I'm not going to cave any more (not to the lasagna), but to the guilt. If I oppress myself, then the times I order out are going to seem freeing. It's like when my parents set a curfew. I never felt more independent and free than when I broke curfew. I can't divide foods into good and bad categories, or else I'll give foods like potato chips an allure and desire that they don't deserve. I'd rather consider all foods equal, and give myself the power to choose what I want to eat. If I'm going to eat lasagne from a pizza place, that's about two servings of meat, a couple of servings of grains, and about 3 servings of cheese. From there, I can adjust my other meals accordingly. I'm not saying that take-out restaurant food becomes a part of my regular diet; I'm just saying that if it does, then I have to incorporate it on that day.
I guess what I'm saying is that life happens. There will be days when I just want to eat something like pizza or fried chicken. If I allow myself those occasions once in a while, then I'll be less likely to backslide completely and go on a binge eating spree. To be honest, the meal I had the next night tasted fresher and better than the cheesy lasagne, which really only tasted like cheese. If I'm talking about choices, then I choose to eat the foods that taste good. Over the last four weeks, I would have to say that the foods that have tasted great are the ones that are healthy for me.
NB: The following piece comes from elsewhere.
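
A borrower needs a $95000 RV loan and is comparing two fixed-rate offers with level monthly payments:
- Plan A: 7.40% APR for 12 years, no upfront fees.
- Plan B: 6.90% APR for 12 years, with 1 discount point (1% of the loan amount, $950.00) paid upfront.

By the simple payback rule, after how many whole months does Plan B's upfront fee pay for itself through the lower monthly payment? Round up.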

It also helps that I have the fear of high blood pressure always at the back of my mind, so anything that tastes like salt brings me back to the day I was in the doctor's office, and my physician's eyebrows furrowed with deep concern as he read my blood pressure. When you see a doctor make that face, you don't forget it easily.
The danger of junk food isn't the food itself; it's the aftermath of guilt and desire. Take away the guilt and the desire should also go away. That's my theory today. If I balloon up to 250 pounds on a daily diet of pizza and lasagne, then I'll know the theory doesn't hold water.